China pledges easier access to Tibet for foreign tourists after US pressure
- Visitor numbers to increase while waiting times for permits will be halved
- Announcement comes weeks after new US law demanding easier access for American officials and journalists
The Chinese government in Tibet has said it will boost numbers and cut waiting times for foreign tourists visiting the highly restricted region, following renewed pressure from the United States.
US President Donald Trump signed the Reciprocal Access to Tibet Act in December, demanding easier access for American officials and journalists.
Beijing denounced the law at the time as interference in China’s internal affairs, saying it risked “serious harm” to ties with Washington.
China and the US are trying to hammer out a deal to end their festering trade dispute which has threatened to sour the relationship across the board, including on issues such as security, influence and human rights.
Qizhala, chairman of the regional Tibetan government, said in an annual work report published by the official Tibet Daily on Friday that visitor numbers would be increased by 50 per cent and waiting times for permits would be halved.

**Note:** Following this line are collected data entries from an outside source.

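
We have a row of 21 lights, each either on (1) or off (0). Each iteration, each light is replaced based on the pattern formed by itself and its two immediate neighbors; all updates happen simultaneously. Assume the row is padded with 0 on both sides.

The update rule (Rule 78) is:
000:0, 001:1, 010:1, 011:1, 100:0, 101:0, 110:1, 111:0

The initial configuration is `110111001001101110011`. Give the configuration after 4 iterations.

110101011010101010101

iteration 1: 110101011011101010111
iteration 2: 110101011010101010101
iteration 3: 110101011010101010101  (fixed point — unchanged through iteration 4)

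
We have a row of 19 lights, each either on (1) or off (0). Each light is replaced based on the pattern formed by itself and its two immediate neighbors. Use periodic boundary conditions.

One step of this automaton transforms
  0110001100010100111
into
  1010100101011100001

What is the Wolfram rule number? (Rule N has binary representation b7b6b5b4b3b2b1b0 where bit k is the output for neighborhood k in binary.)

position 17: 111 → 0  (bit 7 = 0)
position 2: 110 → 1  (bit 6 = 1)
position 0: 101 → 1  (bit 5 = 1)
position 3: 100 → 0  (bit 4 = 0)
position 1: 011 → 0  (bit 3 = 0)
position 11: 010 → 1  (bit 2 = 1)
position 5: 001 → 0  (bit 1 = 0)
position 4: 000 → 1  (bit 0 = 1)
bits b7..b0 = 01100101 = 101

101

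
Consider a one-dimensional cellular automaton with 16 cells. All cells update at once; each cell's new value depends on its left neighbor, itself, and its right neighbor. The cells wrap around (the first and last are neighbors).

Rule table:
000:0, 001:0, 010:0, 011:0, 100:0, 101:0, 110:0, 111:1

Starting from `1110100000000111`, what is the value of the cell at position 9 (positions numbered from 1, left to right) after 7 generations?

1100000000000011
1000000000000001
0000000000000000
0000000000000000  (fixed point — unchanged through generation 7)
position 9 holds 0

0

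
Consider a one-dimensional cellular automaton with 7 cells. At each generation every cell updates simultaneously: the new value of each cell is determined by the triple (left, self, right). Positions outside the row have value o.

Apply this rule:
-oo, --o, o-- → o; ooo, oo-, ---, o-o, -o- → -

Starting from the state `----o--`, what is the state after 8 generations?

generation 1: o--o-oo
generation 2: -oo--o-
generation 3: -o-oo--
generation 4: ---o-oo
generation 5: o-o--o-
generation 6: ---oo--
generation 7: o-oo-oo
generation 8: --o--o-

--o--o-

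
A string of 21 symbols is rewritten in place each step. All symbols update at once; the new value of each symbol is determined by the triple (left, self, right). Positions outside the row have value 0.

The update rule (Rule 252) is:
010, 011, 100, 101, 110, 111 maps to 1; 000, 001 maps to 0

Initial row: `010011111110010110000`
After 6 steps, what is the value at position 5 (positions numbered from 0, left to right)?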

Non-Chinese visitors must apply for special permits to travel to the remote, mountainous region. These are usually granted for tourists, provided they travel with approved tour companies, but rarely for journalists and diplomats.
Qizhala also pledged that the government in Tibet would “take a clear-cut stance in the fight against the Dalai clique”, a reference to exiled spiritual leader the Dalai Lama.
“We must improve the monastery management and service mechanisms to defend the bottom line of Tibetan Buddhism not being manipulated by foreign forces,” he said, and management of religious activities must prevent another “upsurge” of religion.
Beijing has ruled Tibet with an iron fist since Communist Party troops marched into the region in 1950 in what it terms a “peaceful liberation”.
Rights groups and overseas activists say ethnic Tibetans face widespread restrictions under Chinese rule and the UN High Commissioner for Human Rights said in June conditions were “fast deteriorating”.
This year marks the 60th anniversary of a Tibetan uprising against Chinese rule in 1959. Supporters of Tibetan independence and of the Dalai Lama have staged protests in the past to mark the uprising’s anniversary, which have angered China.
China views the Dalai Lama, Tibet’s Buddhist spiritual leader who fled into exile in India after the failed uprising, as a dangerous separatist.